“Any man who thinks he can be happy and prosperous by letting the government take care of him, better take a closer look at the American Indian.” — Henry Ford
Only at Wyoming Indian High School would a basketball trophy case display more misery than trophies.
Even if the kids beat the 40 percent high school dropout rate, 80 percent unemployment rate — similar to Zimbabwe's — or path to teenage pregnancy and drug abuse, they can’t escape the inevitable.
Crimes and homicides.
Welcome to Wind River Indian Reservation, known for both its impressive size and crime rates that are now five to seven times the national average. How, then, can U.S News rank Wyoming eighth for public safety if Wind River’s life expectancy is twenty years less than Iraq’s?
The answer? It is impossible to put crime rates on public record when the Native American population is practically invisible to the police, media and social services. Combined with Wind River’s geographic isolation and the police officers’ inability to track crimes, Natives don’t have a chance.
Taylor Sheridan’s “Wind River,” which takes place in — you guessed it — Wind River Indian Reservation, follows young FBI agent Jane Banner, played by Elizabeth Olsen, and animal tracker Cory Lambert, played by Jeremy Renner. Lambert joins forces with Banner when he has to track his toughest prey yet: an unknown murder and sexual assault assailant.
While hunting a coyote, he finds a young Native American woman in the desolate cold lying face down in a pool of blood. What is the most tragic part is this is nothing new to the reservation; both in the film and in reality. Lambert lost his daughter in a similar way three years before. In fact, the new victim was his daughter’s best friend, whose family was already plagued by addiction.
Before the screen turns to black, a chilling fact appears: “While missing person statistics are compiled for every other demographic, none exist for Native American women.”
Native American women, especially those in Wind River Reservation, are almost always forgotten about. Native women are twice as likely to be sexually assaulted as women of other races. Disappearances and human trafficking on reservations are closely related to oil drilling and the construction workers who work there. The men see the vulnerability of Native women and use that as bait. The tragedy on the reservation normalizes such crimes.
Rape, by both Native and non-Native men, is a “rite of passage for adolescent girls.” That is because the federal government has little to no protections for Native Americans, especially Native American women. It wasn’t until 2013 that sexual assault on a Native woman by a non-Native could be prosecuted because it was a state crime on federal land. However, prosecutions are laid harshly on Native Americans who assault non-Natives on both state and federal levels.
The most devastating case was the 2010 murder of 13-year-old Marisa Spoonhunter. Marisa, her 21-year-old brother Robert, and her 19-year-old step-cousin Kyeren Tillman were all drinking in a trailer one April night when Rober blacked out and awoke to her sister and cousin having sex.

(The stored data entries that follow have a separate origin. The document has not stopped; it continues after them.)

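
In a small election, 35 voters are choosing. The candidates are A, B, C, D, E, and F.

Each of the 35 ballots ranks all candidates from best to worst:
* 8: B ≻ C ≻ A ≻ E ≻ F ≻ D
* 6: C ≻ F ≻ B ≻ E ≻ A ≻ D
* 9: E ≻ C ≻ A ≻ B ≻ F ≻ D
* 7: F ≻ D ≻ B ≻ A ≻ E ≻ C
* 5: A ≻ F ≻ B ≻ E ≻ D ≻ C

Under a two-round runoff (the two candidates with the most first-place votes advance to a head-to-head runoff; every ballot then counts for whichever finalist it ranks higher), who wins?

B

Round 1 first-place votes: A 5, B 8, C 6, D 0, E 9, F 7. E and B advance.
Runoff: E is ranked above B on 9 ballots, B above E on 26.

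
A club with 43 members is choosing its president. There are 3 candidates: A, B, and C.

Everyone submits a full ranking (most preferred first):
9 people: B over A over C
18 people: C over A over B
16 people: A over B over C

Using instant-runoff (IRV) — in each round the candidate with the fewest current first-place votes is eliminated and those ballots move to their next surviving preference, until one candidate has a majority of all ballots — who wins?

Round 1: A 16, B 9, C 18. B eliminated.
Round 2: A 25, C 18. A has a majority (≥22).

A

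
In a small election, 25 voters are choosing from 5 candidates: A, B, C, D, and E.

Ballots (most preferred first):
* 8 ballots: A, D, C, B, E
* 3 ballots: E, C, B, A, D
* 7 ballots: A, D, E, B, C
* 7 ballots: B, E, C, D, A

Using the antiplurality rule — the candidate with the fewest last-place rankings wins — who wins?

Last-place votes: A 7, B 0, C 7, D 3, E 8.

B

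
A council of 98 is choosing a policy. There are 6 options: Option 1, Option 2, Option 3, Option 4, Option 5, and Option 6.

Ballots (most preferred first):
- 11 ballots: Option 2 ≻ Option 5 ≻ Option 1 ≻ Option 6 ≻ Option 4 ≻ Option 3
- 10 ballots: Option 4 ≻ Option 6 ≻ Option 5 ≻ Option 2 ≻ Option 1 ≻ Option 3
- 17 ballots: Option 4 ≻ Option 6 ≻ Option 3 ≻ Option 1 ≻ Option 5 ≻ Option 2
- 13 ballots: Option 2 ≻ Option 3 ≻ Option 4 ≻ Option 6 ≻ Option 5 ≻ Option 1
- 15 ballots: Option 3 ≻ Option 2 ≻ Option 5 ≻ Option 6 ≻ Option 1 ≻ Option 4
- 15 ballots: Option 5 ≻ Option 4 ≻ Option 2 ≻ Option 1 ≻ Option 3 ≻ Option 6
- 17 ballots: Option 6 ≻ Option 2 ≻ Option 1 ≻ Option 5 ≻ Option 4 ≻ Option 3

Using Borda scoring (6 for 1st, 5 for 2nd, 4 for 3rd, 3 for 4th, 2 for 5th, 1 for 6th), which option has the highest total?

Option 2

Option 1: 11×4 + 10×2 + 17×3 + 13×1 + 15×2 + 15×3 + 17×4 = 271
Option 2: 11×6 + 10×3 + 17×1 + 13×6 + 15×5 + 15×4 + 17×5 = 411
Option 3: 11×1 + 10×1 + 17×4 + 13×5 + 15×6 + 15×2 + 17×1 = 291
Option 4: 11×2 + 10×6 + 17×6 + 13×4 + 15×1 + 15×5 + 17×2 = 360
Option 5: 11×5 + 10×4 + 17×2 + 13×2 + 15×4 + 15×6 + 17×3 = 356
Option 6: 11×3 + 10×5 + 17×5 + 13×3 + 15×3 + 15×1 + 17×6 = 369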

He was so enraged that he flung his sister onto a weightlifting bench. Both Robert and Kyeren disposed of the body and resumed drinking. Robert got 13 years in prison for voluntary manslaughter and Kyeren was sentenced to 80 months as an accessory, as well as sexual abuse of a minor. The only problem: Robert is an alcoholic.

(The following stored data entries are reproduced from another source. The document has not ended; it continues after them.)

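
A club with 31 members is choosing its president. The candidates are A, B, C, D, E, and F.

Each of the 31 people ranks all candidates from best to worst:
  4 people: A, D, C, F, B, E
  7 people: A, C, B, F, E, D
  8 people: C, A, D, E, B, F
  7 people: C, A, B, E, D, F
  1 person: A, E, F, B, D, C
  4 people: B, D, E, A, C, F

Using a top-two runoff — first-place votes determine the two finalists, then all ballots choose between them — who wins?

Round 1 first-place votes: A 12, B 4, C 15, D 0, E 0, F 0. C and A advance.
Runoff: C is ranked above A on 15 ballots, A above C on 16.

A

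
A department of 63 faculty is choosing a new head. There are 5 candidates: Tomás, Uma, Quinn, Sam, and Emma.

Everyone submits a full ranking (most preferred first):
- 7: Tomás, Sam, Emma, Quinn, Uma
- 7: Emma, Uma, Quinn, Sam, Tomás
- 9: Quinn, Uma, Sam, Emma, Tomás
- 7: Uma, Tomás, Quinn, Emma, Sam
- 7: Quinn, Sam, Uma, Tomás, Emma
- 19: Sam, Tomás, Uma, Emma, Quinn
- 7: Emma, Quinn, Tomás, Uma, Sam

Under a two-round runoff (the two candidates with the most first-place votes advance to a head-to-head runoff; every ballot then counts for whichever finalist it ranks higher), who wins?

Quinn

Round 1 first-place votes: Tomás 7, Uma 7, Quinn 16, Sam 19, Emma 14. Sam and Quinn advance.
Runoff: Sam is ranked above Quinn on 26 ballots, Quinn above Sam on 37.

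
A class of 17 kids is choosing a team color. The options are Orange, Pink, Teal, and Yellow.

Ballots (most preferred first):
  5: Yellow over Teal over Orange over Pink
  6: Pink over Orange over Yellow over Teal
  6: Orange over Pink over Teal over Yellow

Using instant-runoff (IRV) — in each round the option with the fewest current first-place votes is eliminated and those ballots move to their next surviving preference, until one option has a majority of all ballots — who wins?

Orange

Round 1: Orange 6, Pink 6, Teal 0, Yellow 5. Teal eliminated.
Round 2: Orange 6, Pink 6, Yellow 5. Yellow eliminated.
Round 3: Orange 11, Pink 6. Orange has a majority (≥9).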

“Alcoholism is a big factor in our reservation,” Bernadette Spoonhunter, Robert and Marisa’s mother, said.
It is unlikely that after Robert gets out of prison, he will have a chance to redeem himself. He is just another statistic since the Native American incarceration rate is 38 percent higher than the national rate. Like Robert, over 73 percent of Native American prisoners have a problem with alcohol.
The federal government constantly victimizes Native Americans and charges them with longer sentences than non-Natives. The environment that Native children grow up indirectly impacts them. There is a lack of opportunity and resources to escape their families’ pasts. Vern Spoonhunter, Marisa and Robert’s father, lost his father and brother the same way he lost his daughter. With Robert in jail, he lost his son too. Bernadette and Vern did their best to raise their children, yet they have to live in an empty home.
Marisa’s story is very similar to 18-year-old Natalie’s in “Wind River.” She died right under her community’s nose, and her family struggled with their own demons that collapsed when she died. This just goes to show that the tragedy doesn’t end when the camera stops rolling.
That is the reason Sheridan directed this movie. In a place where crime happens so often, many people turn a blind eye to those who have disappeared. “Wind River” forces those people to watch what happens to the disappeared, as well as the bleak reality of their families. As Cory Lambert said of Wind River, “there’s no luck here, just survivors.”